• May 2, 2024

leading leadership

What is lead leadership?

According to Wikipedia, a meek is “any entity in a given domain that serves to create or influence trends or foreshadow future events.”

That definition serves the subject of this article well, as what I hope to convey are those leadership qualities most conducive to influencing others for positive change.

Interestingly, the etymology of the word “spring” is more instructive, even profound. One story goes that English shepherds used to use a castrated ram, also known as a wether – to help manage the herd. Despite the Ram’s lost manhood, the flock of sheep, not knowing any better, followed him anyway. To make it easier to locate the flock in large fields or thick fog, the shepherds hung a bell around the ram’s neck. Hence the term barometer.

Today’s multinational business environment is gripped by a storm of financial instability, a thick fog of indecision, and a terrifying lack of leadership. Today’s executives and entrepreneurs must weather this storm. They must lead those who choose to follow them with courage, inventiveness, innovation and vigor. Most importantly, they must lead from a position earned through effectiveness and reliability, not simply dictated by their CEO title.

A good example of this is IBM. Bridget van Kralingen, general manager of IBM North America, explained in a recent Forbes article: “If you go back about a quarter century, IBM was at the pinnacle of success,” she began. “Over the previous two decades we had virtually invented general-purpose computing for business. We had helped put a man on the moon. Our researchers won Nobel prizes. Our revenue and market share skyrocketed as customers clamored for our latest products. By 1984, they were the toast of Wall Street.”

“Less than a decade later,” he continued, “we were fried. In 1993 we posted what was at the time the largest loss in corporate American history, $8 billion. We had missed a number of key technological changes. Customers …we were being abandoned for faster, more agile competitors. One major business publication labeled us a dinosaur. Another said our era had passed.”

“Finding our way back to growth and success was a difficult and painful process,” he concluded. “But it illustrates that companies on the brink can turn things around if they do what’s necessary.”

What is necessary for reference leadership?

Courage: Doing what is necessary often means instituting fundamental change, and change can be scary.

Furthermore, leadership presupposes leading from the front. You can’t run your company from the side, or from a comfortable office separate from your followers. They need to see you on the battlefield, bravely risking yourself for them. An effective leader should never ask his co-workers to do something he is not willing to do himself. Leadership worthy of the term requires courage, because courage inspires.

Inventiveness: Being successful as a leader means never giving up. Failure is not an option. If you have resources, you can always find a tool to solve the problem. Your task as a leader is to find appropriate, inexpensive, multifunctional tools (learn how to use them yourself) and then teach your followers to be experts too. Having done this, you will find that your coworkers bring you solutions, not problems.

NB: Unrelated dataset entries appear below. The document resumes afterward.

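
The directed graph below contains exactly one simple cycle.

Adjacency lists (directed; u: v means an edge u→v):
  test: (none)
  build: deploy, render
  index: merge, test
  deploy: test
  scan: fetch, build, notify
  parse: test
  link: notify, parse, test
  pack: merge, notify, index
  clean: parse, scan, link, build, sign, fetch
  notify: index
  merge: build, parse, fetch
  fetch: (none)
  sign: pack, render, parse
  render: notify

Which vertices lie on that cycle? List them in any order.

build, index, merge, notify, render

DFS with gray/black marking from merge:
merge gray
  build gray
    deploy gray
      test gray
      test black
    deploy black
    render gray
      notify gray
        index gray
          index→merge: merge is gray → back edge
Back edge closes the cycle merge → build → render → notify → index → merge; its vertices are {build, index, merge, notify, render}.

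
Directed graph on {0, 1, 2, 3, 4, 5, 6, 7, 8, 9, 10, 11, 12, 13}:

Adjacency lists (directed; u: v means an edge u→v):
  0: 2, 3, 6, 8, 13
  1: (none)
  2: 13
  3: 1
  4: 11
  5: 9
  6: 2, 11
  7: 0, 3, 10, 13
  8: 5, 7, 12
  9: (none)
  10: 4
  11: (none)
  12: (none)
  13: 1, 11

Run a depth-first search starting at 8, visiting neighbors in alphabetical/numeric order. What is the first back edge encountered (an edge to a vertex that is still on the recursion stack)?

DFS from 8 (visiting neighbors in alphabetical/numeric order); mark gray on enter, black on exit:
8 gray
  5 gray
    9 gray
    9 black
  5 black
  7 gray
    0 gray
      2 gray
        13 gray
          1 gray
          1 black
          11 gray
          11 black
        13 black
      2 black
      3 gray
        3→1: 1 black — skip
      3 black
      6 gray
        6→2: 2 black — skip
        6→11: 11 black — skip
      6 black
      0→8: 8 is gray → back edge
First back edge: 0 → 8.

0→8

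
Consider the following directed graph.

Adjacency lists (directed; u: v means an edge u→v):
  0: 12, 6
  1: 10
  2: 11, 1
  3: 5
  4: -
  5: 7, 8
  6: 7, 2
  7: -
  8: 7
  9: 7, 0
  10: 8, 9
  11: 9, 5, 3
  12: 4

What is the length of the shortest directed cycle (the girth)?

For each vertex v, BFS finds the shortest path from v back to v.
The shortest such closed walk is 2 → 11 → 9 → 0 → 6 → 2, length 5.

5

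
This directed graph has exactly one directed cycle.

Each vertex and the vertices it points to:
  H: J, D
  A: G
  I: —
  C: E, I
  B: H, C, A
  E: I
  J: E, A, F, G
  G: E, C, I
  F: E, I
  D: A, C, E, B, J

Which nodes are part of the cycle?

B, D, H

DFS with gray/black marking from D:
D gray
  A gray
    G gray
      E gray
        I gray
        I black
      E black
      C gray
        C→E: E black — skip
        C→I: I black — skip
      C black
      G→I: I black — skip
    G black
  A black
  D→C: C black — skip
  D→E: E black — skip
  B gray
    H gray
      J gray
        J→E: E black — skip
        J→A: A black — skip
        F gray
          F→E: E black — skip
          F→I: I black — skip
        F black
        J→G: G black — skip
      J black
      H→D: D is gray → back edge
Back edge closes the cycle D → B → H → D; its vertices are {B, D, H}.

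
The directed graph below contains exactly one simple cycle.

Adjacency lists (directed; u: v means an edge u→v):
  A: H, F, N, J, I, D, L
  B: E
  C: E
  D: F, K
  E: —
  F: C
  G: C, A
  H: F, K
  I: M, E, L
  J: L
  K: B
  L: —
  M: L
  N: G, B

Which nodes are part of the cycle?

A, G, N

DFS with gray/black marking from A:
A gray
  H gray
    F gray
      C gray
        E gray
        E black
      C black
    F black
    K gray
      B gray
        B→E: E black — skip
      B black
    K black
  H black
  A→F: F black — skip
  N gray
    G gray
      G→C: C black — skip
      G→A: A is gray → back edge
Back edge closes the cycle A → N → G → A; its vertices are {A, G, N}.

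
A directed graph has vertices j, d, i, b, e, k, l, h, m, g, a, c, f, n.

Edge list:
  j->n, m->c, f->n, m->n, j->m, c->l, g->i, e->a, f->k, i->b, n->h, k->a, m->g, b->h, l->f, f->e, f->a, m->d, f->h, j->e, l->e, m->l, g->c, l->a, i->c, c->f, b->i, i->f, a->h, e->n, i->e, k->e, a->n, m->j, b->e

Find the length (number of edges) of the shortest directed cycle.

2

For each vertex v, BFS finds the shortest path from v back to v.
The shortest such closed walk is m → j → m, length 2.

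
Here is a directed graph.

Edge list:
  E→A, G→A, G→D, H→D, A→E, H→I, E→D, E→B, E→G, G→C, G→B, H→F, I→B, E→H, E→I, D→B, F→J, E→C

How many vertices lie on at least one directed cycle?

3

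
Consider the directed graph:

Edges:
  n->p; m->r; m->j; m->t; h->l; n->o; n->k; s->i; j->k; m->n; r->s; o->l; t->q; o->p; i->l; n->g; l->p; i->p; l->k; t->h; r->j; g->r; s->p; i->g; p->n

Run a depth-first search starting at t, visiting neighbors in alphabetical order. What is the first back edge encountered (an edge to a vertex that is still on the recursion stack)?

i->g

DFS from t (visiting neighbors in alphabetical order); mark gray on enter, black on exit:
t gray
  h gray
    l gray
      k gray
      k black
      p gray
        n gray
          g gray
            r gray
              j gray
                j→k: k black — skip
              j black
              s gray
                i gray
                  i→g: g is gray → back edge
First back edge: i → g.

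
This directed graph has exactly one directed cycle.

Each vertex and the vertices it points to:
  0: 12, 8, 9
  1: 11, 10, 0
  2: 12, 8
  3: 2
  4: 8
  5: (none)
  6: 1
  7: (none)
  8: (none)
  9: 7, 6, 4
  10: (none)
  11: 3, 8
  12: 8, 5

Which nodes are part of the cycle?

DFS with gray/black marking from 1:
1 gray
  11 gray
    3 gray
      2 gray
        12 gray
          8 gray
          8 black
          5 gray
          5 black
        12 black
        2→8: 8 black — skip
      2 black
    3 black
    11→8: 8 black — skip
  11 black
  10 gray
  10 black
  0 gray
    0→12: 12 black — skip
    0→8: 8 black — skip
    9 gray
      7 gray
      7 black
      6 gray
        6→1: 1 is gray → back edge
Back edge closes the cycle 1 → 0 → 9 → 6 → 1; its vertices are {0, 1, 6, 9}.

0, 1, 6, 9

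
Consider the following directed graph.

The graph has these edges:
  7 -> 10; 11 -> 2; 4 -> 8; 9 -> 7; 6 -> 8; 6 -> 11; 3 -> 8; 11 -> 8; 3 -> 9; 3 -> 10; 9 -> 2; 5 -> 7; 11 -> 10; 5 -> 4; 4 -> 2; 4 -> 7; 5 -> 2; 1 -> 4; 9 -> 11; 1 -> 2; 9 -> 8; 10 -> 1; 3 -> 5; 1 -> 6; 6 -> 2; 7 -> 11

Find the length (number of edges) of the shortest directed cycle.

For each vertex v, BFS finds the shortest path from v back to v.
The shortest such closed walk is 10 → 1 → 4 → 7 → 10, length 4.

4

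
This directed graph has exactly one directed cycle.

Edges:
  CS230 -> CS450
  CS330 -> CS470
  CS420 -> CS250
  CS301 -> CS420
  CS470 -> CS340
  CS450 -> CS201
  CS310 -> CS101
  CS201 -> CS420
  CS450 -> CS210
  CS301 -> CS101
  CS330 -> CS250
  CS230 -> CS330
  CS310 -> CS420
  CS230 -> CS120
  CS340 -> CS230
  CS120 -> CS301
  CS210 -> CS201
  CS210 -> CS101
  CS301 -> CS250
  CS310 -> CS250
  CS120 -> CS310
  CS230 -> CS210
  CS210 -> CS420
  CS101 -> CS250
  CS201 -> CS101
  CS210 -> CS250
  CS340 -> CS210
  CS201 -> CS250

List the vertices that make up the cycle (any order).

CS230, CS330, CS340, CS470

DFS with gray/black marking from CS470:
CS470 gray
  CS340 gray
    CS210 gray
      CS201 gray
        CS250 gray
        CS250 black
        CS420 gray
          CS420→CS250: CS250 black — skip
        CS420 black
        CS101 gray
          CS101→CS250: CS250 black — skip
        CS101 black
      CS201 black
      CS210→CS420: CS420 black — skip
      CS210→CS101: CS101 black — skip
      CS210→CS250: CS250 black — skip
    CS210 black
    CS230 gray
      CS120 gray
        CS310 gray
          CS310→CS250: CS250 black — skip
          CS310→CS420: CS420 black — skip
          CS310→CS101: CS101 black — skip
        CS310 black
        CS301 gray
          CS301→CS250: CS250 black — skip
          CS301→CS420: CS420 black — skip
          CS301→CS101: CS101 black — skip
        CS301 black
      CS120 black
      CS230→CS210: CS210 black — skip
      CS450 gray
        CS450→CS210: CS210 black — skip
        CS450→CS201: CS201 black — skip
      CS450 black
      CS330 gray
        CS330→CS250: CS250 black — skip
        CS330→CS470: CS470 is gray → back edge
Back edge closes the cycle CS470 → CS340 → CS230 → CS330 → CS470; its vertices are {CS230, CS330, CS340, CS470}.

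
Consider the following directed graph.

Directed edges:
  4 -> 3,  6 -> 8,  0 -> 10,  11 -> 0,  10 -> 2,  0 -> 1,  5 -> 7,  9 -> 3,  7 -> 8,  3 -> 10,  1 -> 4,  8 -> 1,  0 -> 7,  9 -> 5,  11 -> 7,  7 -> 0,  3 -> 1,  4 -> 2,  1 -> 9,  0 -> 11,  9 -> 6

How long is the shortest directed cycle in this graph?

For each vertex v, BFS finds the shortest path from v back to v.
The shortest such closed walk is 0 → 7 → 0, length 2.

2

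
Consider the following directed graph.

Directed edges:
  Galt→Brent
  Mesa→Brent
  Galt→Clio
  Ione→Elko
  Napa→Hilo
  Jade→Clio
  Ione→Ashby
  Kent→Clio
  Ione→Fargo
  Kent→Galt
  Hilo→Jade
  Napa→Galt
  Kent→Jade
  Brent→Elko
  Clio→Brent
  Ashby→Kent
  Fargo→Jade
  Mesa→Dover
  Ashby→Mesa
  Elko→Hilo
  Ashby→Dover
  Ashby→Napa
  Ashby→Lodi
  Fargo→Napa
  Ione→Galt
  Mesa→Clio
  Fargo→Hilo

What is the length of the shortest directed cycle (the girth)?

For each vertex v, BFS finds the shortest path from v back to v.
The shortest such closed walk is Elko → Hilo → Jade → Clio → Brent → Elko, length 5.

5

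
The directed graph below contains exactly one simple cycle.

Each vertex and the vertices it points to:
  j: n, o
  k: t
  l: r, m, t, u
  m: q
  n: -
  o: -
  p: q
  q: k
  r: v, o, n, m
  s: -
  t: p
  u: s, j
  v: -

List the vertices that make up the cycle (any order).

k, p, q, t

DFS with gray/black marking from t:
t gray
  p gray
    q gray
      k gray
        k→t: t is gray → back edge
Back edge closes the cycle t → p → q → k → t; its vertices are {k, p, q, t}.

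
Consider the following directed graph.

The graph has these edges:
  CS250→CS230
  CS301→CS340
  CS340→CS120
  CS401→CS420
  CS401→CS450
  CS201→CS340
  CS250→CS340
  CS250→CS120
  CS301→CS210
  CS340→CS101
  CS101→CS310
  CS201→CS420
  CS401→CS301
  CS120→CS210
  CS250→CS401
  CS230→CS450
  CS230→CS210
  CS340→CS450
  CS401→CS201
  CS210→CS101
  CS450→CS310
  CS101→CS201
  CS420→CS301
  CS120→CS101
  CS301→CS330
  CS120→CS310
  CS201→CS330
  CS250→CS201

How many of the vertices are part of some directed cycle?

7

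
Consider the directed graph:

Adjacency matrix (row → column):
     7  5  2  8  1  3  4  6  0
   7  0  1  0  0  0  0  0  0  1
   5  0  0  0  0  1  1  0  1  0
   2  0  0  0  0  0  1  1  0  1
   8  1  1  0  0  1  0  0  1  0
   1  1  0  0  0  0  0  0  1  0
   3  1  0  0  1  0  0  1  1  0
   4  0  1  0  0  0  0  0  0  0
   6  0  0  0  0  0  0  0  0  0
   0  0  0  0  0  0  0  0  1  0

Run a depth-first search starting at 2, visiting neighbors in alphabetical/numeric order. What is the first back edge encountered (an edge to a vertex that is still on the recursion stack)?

DFS from 2 (visiting neighbors in alphabetical/numeric order); mark gray on enter, black on exit:
2 gray
  0 gray
    6 gray
    6 black
  0 black
  3 gray
    4 gray
      5 gray
        1 gray
          1→6: 6 black — skip
          7 gray
            7→0: 0 black — skip
            7→5: 5 is gray → back edge
First back edge: 7 → 5.

7→5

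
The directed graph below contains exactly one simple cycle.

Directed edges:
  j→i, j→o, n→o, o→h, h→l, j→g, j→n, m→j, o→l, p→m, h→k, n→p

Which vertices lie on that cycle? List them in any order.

DFS with gray/black marking from j:
j gray
  o gray
    h gray
      l gray
      l black
      k gray
      k black
    h black
    o→l: l black — skip
  o black
  n gray
    p gray
      m gray
        m→j: j is gray → back edge
Back edge closes the cycle j → n → p → m → j; its vertices are {j, m, n, p}.

j, m, n, p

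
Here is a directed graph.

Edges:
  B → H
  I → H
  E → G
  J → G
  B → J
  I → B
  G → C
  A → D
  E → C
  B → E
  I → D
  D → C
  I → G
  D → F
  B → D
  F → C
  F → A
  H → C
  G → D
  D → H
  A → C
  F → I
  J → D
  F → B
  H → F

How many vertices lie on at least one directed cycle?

9

A vertex is on a directed cycle iff it belongs to a strongly connected component of size ≥ 2 (or has a self-loop).
The vertices on cycles are {A, B, D, E, F, G, H, I, J} — 9 in total.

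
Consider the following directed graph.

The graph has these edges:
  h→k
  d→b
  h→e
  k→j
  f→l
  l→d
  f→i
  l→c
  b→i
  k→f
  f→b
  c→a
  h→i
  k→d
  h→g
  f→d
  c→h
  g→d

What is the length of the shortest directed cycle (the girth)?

For each vertex v, BFS finds the shortest path from v back to v.
The shortest such closed walk is c → h → k → f → l → c, length 5.

5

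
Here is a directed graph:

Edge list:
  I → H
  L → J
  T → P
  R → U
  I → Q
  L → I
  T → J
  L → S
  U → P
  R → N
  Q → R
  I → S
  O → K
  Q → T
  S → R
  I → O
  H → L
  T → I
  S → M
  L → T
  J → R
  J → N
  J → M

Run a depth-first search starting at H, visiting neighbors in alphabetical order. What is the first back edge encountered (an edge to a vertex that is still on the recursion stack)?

I→H

DFS from H (visiting neighbors in alphabetical order); mark gray on enter, black on exit:
H gray
  L gray
    I gray
      I→H: H is gray → back edge
First back edge: I → H.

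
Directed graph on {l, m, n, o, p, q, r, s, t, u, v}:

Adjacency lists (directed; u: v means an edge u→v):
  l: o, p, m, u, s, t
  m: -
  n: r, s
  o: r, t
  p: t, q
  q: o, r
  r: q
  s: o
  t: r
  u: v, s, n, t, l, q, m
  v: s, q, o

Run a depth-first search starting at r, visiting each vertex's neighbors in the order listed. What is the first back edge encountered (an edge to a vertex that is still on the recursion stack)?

o->r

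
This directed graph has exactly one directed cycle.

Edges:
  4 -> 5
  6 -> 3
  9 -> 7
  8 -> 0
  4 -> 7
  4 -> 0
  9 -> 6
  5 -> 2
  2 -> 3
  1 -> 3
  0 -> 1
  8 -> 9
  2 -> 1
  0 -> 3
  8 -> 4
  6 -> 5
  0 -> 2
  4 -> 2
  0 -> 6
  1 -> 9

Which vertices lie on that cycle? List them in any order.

1, 2, 5, 6, 9

DFS with gray/black marking from 6:
6 gray
  3 gray
  3 black
  5 gray
    2 gray
      2→3: 3 black — skip
      1 gray
        9 gray
          7 gray
          7 black
          9→6: 6 is gray → back edge
Back edge closes the cycle 6 → 5 → 2 → 1 → 9 → 6; its vertices are {1, 2, 5, 6, 9}.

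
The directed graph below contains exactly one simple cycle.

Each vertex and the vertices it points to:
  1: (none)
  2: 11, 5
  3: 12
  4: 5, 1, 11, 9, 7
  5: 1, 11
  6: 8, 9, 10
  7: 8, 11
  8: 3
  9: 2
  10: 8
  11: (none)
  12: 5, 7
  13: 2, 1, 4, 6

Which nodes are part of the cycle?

3, 7, 8, 12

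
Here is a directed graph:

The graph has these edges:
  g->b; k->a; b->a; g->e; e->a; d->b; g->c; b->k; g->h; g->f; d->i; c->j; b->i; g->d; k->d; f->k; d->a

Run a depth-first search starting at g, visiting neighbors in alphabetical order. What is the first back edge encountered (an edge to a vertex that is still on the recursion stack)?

DFS from g (visiting neighbors in alphabetical order); mark gray on enter, black on exit:
g gray
  b gray
    a gray
    a black
    i gray
    i black
    k gray
      k→a: a black — skip
      d gray
        d→a: a black — skip
        d→b: b is gray → back edge
First back edge: d → b.

d->b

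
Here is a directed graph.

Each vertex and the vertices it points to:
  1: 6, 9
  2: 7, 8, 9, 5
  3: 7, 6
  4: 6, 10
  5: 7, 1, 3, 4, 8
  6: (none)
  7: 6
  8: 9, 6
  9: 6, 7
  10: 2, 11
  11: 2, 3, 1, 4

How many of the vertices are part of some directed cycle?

5

A vertex is on a directed cycle iff it belongs to a strongly connected component of size ≥ 2 (or has a self-loop).
The vertices on cycles are {2, 4, 5, 10, 11} — 5 in total.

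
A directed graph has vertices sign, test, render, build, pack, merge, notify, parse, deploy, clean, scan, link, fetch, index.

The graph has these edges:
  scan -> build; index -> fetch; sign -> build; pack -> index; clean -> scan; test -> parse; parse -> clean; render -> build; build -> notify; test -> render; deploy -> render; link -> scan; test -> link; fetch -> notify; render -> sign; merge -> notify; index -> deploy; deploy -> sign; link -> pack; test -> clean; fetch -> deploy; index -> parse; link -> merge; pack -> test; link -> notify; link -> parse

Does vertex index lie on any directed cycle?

index lies on a cycle iff there is a path from index back to itself.
Exploring from index, it never reaches itself; equivalently, its strongly connected component is a singleton.

No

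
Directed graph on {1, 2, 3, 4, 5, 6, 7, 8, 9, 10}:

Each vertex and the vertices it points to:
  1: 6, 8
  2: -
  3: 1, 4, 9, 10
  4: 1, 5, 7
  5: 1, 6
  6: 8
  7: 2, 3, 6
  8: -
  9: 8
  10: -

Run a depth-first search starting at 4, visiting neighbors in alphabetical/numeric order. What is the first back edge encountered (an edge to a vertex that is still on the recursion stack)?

DFS from 4 (visiting neighbors in alphabetical/numeric order); mark gray on enter, black on exit:
4 gray
  1 gray
    6 gray
      8 gray
      8 black
    6 black
    1→8: 8 black — skip
  1 black
  5 gray
    5→1: 1 black — skip
    5→6: 6 black — skip
  5 black
  7 gray
    2 gray
    2 black
    3 gray
      3→1: 1 black — skip
      3→4: 4 is gray → back edge
First back edge: 3 → 4.

3->4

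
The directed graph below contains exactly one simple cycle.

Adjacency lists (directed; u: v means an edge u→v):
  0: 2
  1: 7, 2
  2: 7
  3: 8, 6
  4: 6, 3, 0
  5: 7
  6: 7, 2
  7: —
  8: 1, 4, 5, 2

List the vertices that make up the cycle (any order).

DFS with gray/black marking from 8:
8 gray
  1 gray
    7 gray
    7 black
    2 gray
      2→7: 7 black — skip
    2 black
  1 black
  4 gray
    6 gray
      6→7: 7 black — skip
      6→2: 2 black — skip
    6 black
    3 gray
      3→8: 8 is gray → back edge
Back edge closes the cycle 8 → 4 → 3 → 8; its vertices are {3, 4, 8}.

3, 4, 8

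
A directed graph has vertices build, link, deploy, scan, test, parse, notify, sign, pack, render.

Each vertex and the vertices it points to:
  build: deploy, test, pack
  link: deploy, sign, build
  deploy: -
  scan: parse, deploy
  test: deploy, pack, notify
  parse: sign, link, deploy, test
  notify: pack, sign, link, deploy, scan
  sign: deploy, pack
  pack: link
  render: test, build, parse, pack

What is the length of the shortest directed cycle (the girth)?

3

For each vertex v, BFS finds the shortest path from v back to v.
The shortest such closed walk is build → pack → link → build, length 3.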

Social Media is the Swiss Army knife of the online toolbox. Whether your goal is to expand your customer base, build your reputation, beat your competition, provide timely and efficient customer service, or reduce your cost of doing business, there is easily accessible functionality for that purpose.

Finally, diligence and creativity require you to constantly review technology, always looking for the next tool to increase your effectiveness and efficiency.

Innovation: There is nothing as powerful as a new idea.

Leadership is much more than a skill; it is a perpetual mental process, creative and infectious. The resulting innovations are the hallmark of inspiring leaders.

Your mental discipline is best used when you are always pushing the outside of the envelope, and your organization’s reach must always exceed your reach. An effective leader is never satisfied with the status quo.

Companies like Apple have conclusively demonstrated that innovation is the most reliable weapon in the corporate arsenal. Without it, a company stagnates, and with it, a company becomes remarkable. Innovation is the shortest path to profit, the most direct path to brand recognition, and the most satisfying reward for both your employees and management.

Vigor: Physical or mental strength, energy, the capacity for natural growth and survival, strong feelings, enthusiasm, intensity and even legal effectiveness and validity are elements of vigor.

An effective leader must approach every task, every decision, and every competitive situation with strength and resilience. He must create an atmosphere of corporate well-being and must inspire his co-workers to do the same. He must exude passion for his work, his company and his mission. Most important, a vigorous leader is always ready for action, and action is always the harbinger of success.